Siria, la seconda poesia dedicata all’Inferno dei popoli
di Francesco Abate
Padre caro che dici d’amarmi
perché i tuoi baci sanno di fuoco?
Con questi versi si apre Siria, la seconda poesia dedicata all’Inferno dei popoli.
La poesia vuole essere una riflessione sulla sanguinosa guerra civile che devasta il paese dal marzo 2011, quando parte della popolazione si ribellò al duro governo del presidente Bashar Assad. Quella che nacque come una delle numerose rivolte nate sulla scia della cosiddetta “primavera araba” si scontrò con la feroce resistenza del presidente e della parte di popolazione a lui fedele. Come spesso accade nei conflitti in quelle aree, subito la Siria divenne lo scacchiere su cui giocare una terribile partita tra Russia, Cina e Iran da una parte (alleati di Assad) e Stati Uniti dall’altra. Mentre le superpotenze facevano il loro gioco, i siriani si trovavano bloccati tra due fuochi e morivano ammazzati tanto dal Governo quanto dai ribelli.

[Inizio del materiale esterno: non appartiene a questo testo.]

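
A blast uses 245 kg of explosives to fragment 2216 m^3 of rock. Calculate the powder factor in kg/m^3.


0.1106 kg/m^3

Powder factor = explosive mass / rock volume
= 245 / 2216
= 0.1106 kg/m^3


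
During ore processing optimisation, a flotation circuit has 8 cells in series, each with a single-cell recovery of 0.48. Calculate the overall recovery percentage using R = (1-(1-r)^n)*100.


99.4654%

Complement of single-cell recovery:
1 - r = 1 - 0.48 = 0.52
Raise to power n:
(1 - r)^8 = 0.52^8 = 0.005345972853
Overall recovery:
R = (1 - 0.005345972853) * 100
= 99.4654%


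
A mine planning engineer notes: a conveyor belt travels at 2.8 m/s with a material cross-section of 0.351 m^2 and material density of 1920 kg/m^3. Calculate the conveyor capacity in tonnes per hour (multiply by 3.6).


Volumetric flow = speed * area
= 2.8 * 0.351 = 0.9828 m^3/s
Mass flow = volumetric * density
= 0.9828 * 1920 = 1886.976 kg/s
Convert to t/h: multiply by 3.6
Capacity = 1886.976 * 3.6
= 6793.1136 t/h

6793.1136 t/h


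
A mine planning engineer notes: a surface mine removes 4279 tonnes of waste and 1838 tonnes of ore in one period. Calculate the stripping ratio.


Stripping ratio = waste tonnage / ore tonnage
= 4279 / 1838
= 2.3281

2.3281


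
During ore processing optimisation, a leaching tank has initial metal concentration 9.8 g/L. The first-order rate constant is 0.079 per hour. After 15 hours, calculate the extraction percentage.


69.4254%

Compute the exponent:
-k * t = -0.079 * 15 = -1.185
Remaining concentration:
C = 9.8 * exp(-1.185)
= 9.8 * 0.3057461795
= 2.996312559 g/L
Extracted = 9.8 - 2.996312559 = 6.803687441 g/L
Extraction % = 6.803687441 / 9.8 * 100
= 69.4254%


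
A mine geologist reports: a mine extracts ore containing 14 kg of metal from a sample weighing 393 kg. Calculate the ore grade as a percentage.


Ore grade = (metal mass / ore mass) * 100
= (14 / 393) * 100
= 0.03562340967 * 100
= 3.5623%

3.5623%


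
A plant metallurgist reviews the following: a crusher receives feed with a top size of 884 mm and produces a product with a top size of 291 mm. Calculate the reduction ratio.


Reduction ratio = feed size / product size
= 884 / 291
= 3.0378

3.0378


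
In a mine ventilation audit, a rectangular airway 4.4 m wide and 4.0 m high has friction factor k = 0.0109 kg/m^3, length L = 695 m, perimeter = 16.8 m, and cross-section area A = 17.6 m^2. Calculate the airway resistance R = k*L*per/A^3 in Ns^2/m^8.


Compute the numerator:
k * L * per = 0.0109 * 695 * 16.8
= 127.2684
Compute the denominator:
A^3 = 17.6^3 = 5451.776
Resistance:
R = 127.2684 / 5451.776
= 0.0233 Ns^2/m^8

0.0233 Ns^2/m^8


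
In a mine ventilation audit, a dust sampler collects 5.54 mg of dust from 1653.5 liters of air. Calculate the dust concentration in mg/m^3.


3.3505 mg/m^3

Convert liters to m^3: 1 m^3 = 1000 L
Concentration = mass / volume * 1000
= 5.54 / 1653.5 * 1000
= 0.003350468703 * 1000
= 3.3505 mg/m^3


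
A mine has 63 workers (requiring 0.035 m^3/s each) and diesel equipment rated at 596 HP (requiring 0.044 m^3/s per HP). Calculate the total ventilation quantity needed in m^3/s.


Airflow for workers:
Q_people = 63 * 0.035 = 2.205 m^3/s
Airflow for diesel equipment:
Q_diesel = 596 * 0.044 = 26.224 m^3/s
Total ventilation:
Q_total = 2.205 + 26.224
= 28.429 m^3/s

28.429 m^3/s


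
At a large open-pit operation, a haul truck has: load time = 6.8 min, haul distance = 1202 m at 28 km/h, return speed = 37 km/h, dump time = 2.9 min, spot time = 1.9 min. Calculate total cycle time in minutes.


16.1249 min

Convert haul speed to m/min: 28 * 1000/60 = 466.6666667 m/min
Haul time = 1202 / 466.6666667 = 2.575714286 min
Convert return speed to m/min: 37 * 1000/60 = 616.6666667 m/min
Return time = 1202 / 616.6666667 = 1.949189189 min
Total cycle time:
= 6.8 + 2.575714286 + 2.9 + 1.949189189 + 1.9
= 16.1249 min


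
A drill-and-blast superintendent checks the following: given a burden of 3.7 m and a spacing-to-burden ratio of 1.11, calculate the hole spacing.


4.107 m

Spacing = burden * ratio
= 3.7 * 1.11
= 4.107 m


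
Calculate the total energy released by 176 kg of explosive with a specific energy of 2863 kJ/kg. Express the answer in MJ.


503.888 MJ

Energy = mass * specific_energy / 1000
= 176 * 2863 / 1000
= 503888 / 1000
= 503.888 MJ


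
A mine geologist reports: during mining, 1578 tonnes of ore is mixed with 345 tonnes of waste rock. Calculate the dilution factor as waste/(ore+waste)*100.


17.9407%

Total material = ore + waste
= 1578 + 345 = 1923 tonnes
Dilution = waste / total * 100
= 345 / 1923 * 100
= 0.1794071763 * 100
= 17.9407%


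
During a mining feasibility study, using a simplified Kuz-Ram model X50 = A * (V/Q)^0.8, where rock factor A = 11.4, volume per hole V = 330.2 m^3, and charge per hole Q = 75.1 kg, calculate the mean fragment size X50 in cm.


37.2747 cm

Compute V/Q:
V/Q = 330.2 / 75.1 = 4.396804261
Raise to the power 0.8:
(V/Q)^0.8 = 4.396804261^0.8 = 3.269713539
Multiply by A:
X50 = 11.4 * 3.269713539
= 37.2747 cm


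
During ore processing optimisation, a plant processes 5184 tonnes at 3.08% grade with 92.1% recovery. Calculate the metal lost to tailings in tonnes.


12.6137 tonnes

Total metal in feed:
= 5184 * 3.08 / 100 = 159.6672 tonnes
Metal recovered:
= 159.6672 * 92.1 / 100 = 147.0534912 tonnes
Metal lost to tailings:
= 159.6672 - 147.0534912
= 12.6137 tonnes


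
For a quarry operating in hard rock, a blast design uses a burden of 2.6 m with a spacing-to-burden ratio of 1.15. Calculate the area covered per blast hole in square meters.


7.774 m^2

First, find the spacing:
Spacing = burden * ratio = 2.6 * 1.15
= 2.99 m
Then, calculate the area:
Area = burden * spacing = 2.6 * 2.99
= 7.774 m^2


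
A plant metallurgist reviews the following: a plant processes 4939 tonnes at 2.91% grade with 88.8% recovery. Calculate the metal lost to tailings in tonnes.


Total metal in feed:
= 4939 * 2.91 / 100 = 143.7249 tonnes
Metal recovered:
= 143.7249 * 88.8 / 100 = 127.6277112 tonnes
Metal lost to tailings:
= 143.7249 - 127.6277112
= 16.0972 tonnes

16.0972 tonnes


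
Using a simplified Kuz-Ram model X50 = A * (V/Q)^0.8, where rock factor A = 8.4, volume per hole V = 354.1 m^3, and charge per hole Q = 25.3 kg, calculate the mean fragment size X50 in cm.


Compute V/Q:
V/Q = 354.1 / 25.3 = 13.99604743
Raise to the power 0.8:
(V/Q)^0.8 = 13.99604743^0.8 = 8.256658541
Multiply by A:
X50 = 8.4 * 8.256658541
= 69.3559 cm

69.3559 cm


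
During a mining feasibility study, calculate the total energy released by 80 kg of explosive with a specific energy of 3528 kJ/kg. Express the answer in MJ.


Energy = mass * specific_energy / 1000
= 80 * 3528 / 1000
= 282240 / 1000
= 282.24 MJ

282.24 MJ


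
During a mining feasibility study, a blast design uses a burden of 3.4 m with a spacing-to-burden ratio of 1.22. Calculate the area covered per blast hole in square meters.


First, find the spacing:
Spacing = burden * ratio = 3.4 * 1.22
= 4.148 m
Then, calculate the area:
Area = burden * spacing = 3.4 * 4.148
= 14.1032 m^2

14.1032 m^2


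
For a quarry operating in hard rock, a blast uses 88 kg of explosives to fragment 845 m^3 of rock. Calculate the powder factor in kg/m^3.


0.1041 kg/m^3

Powder factor = explosive mass / rock volume
= 88 / 845
= 0.1041 kg/m^3


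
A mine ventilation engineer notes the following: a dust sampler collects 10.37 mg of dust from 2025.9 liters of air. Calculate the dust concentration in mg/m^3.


5.1187 mg/m^3

Convert liters to m^3: 1 m^3 = 1000 L
Concentration = mass / volume * 1000
= 10.37 / 2025.9 * 1000
= 0.005118712671 * 1000
= 5.1187 mg/m^3


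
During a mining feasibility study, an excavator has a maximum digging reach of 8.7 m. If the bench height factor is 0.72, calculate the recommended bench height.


6.264 m

Bench height = reach * factor
= 8.7 * 0.72
= 6.264 m


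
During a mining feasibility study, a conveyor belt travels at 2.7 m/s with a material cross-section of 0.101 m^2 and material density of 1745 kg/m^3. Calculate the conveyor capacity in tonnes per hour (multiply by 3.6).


Volumetric flow = speed * area
= 2.7 * 0.101 = 0.2727 m^3/s
Mass flow = volumetric * density
= 0.2727 * 1745 = 475.8615 kg/s
Convert to t/h: multiply by 3.6
Capacity = 475.8615 * 3.6
= 1713.1014 t/h

1713.1014 t/h


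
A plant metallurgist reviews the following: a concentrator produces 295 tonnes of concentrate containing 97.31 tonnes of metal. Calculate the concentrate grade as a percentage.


Grade = (metal in concentrate / concentrate mass) * 100
= (97.31 / 295) * 100
= 0.3298644068 * 100
= 32.9864%

32.9864%


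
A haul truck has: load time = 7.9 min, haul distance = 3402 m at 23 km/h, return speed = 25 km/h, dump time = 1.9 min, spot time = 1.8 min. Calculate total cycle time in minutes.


Convert haul speed to m/min: 23 * 1000/60 = 383.3333333 m/min
Haul time = 3402 / 383.3333333 = 8.874782609 min
Convert return speed to m/min: 25 * 1000/60 = 416.6666667 m/min
Return time = 3402 / 416.6666667 = 8.1648 min
Total cycle time:
= 7.9 + 8.874782609 + 1.9 + 8.1648 + 1.8
= 28.6396 min

28.6396 min


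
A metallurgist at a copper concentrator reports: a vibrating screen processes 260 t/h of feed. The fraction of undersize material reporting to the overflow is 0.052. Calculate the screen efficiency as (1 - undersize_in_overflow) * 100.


94.8%

Screen efficiency = (1 - fraction of undersize in overflow) * 100
= (1 - 0.052) * 100
= 0.948 * 100
= 94.8%


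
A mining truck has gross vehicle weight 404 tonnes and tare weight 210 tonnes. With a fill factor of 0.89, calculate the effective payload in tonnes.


Maximum payload = gross - tare
= 404 - 210 = 194 tonnes
Effective payload = max payload * fill factor
= 194 * 0.89
= 172.66 tonnes

172.66 tonnes


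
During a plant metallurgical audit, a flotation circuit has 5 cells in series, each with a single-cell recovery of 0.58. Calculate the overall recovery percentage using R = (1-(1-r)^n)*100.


98.6931%

Complement of single-cell recovery:
1 - r = 1 - 0.58 = 0.42
Raise to power n:
(1 - r)^5 = 0.42^5 = 0.0130691232
Overall recovery:
R = (1 - 0.0130691232) * 100
= 98.6931%


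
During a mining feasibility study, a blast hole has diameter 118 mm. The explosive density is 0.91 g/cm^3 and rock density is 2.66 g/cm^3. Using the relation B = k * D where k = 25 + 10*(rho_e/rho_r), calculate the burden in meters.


3.3537 m

First, compute k:
rho_e / rho_r = 0.91 / 2.66 = 0.3421052632
k = 25 + 10 * 0.3421052632 = 28.42105263
Then, compute burden:
B = k * D / 1000 = 28.42105263 * 118 / 1000
= 3353.684211 / 1000
= 3.3537 m


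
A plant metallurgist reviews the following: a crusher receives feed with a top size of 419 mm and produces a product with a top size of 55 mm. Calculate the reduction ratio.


Reduction ratio = feed size / product size
= 419 / 55
= 7.6182

7.6182


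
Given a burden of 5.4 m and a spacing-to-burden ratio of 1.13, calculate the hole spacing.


Spacing = burden * ratio
= 5.4 * 1.13
= 6.102 m

6.102 m


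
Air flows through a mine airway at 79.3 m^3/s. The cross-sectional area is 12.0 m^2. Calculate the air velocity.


6.6083 m/s

Velocity = flow rate / cross-sectional area
= 79.3 / 12.0
= 6.6083 m/s


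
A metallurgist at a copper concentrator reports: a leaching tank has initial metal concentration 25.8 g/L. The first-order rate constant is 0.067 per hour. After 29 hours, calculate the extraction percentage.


Compute the exponent:
-k * t = -0.067 * 29 = -1.943
Remaining concentration:
C = 25.8 * exp(-1.943)
= 25.8 * 0.1432734839
= 3.696455886 g/L
Extracted = 25.8 - 3.696455886 = 22.10354411 g/L
Extraction % = 22.10354411 / 25.8 * 100
= 85.6727%

85.6727%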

Dal marzo del 2011 ad oggi, quindi da più di 11 anni, i siriani vivono in un paese raso al suolo e sotto l’incubo delle bombe.
Nella poesia ho voluto vedere il conflitto dal punto di vista di un cittadino. Assad, il presidente, si comporta coi cittadini come un padre-padrone, li percuote per piegarli alla propria volontà invece di lasciarli liberi, e questo figlio chiede al proprio padre perché quelli che dovrebbero essere gesti d’affetto si rivelano tanto dolorosi. Se ci pensate, un presidente è messo al potere per fare il bene dei cittadini, come un padre dovrebbe fare per i propri figli, invece Assad li bombarda e non ha esitato ad usare su di loro anche armi chimiche.
La vittima di tanta crudeltà si chiede:
Padre caro che dici d’amarmi
perché i tuoi gioielli sfondano i timpani?
Oggi infatti i governi spendono tanto nelle armi, che diventano di conseguenza i loro gioielli.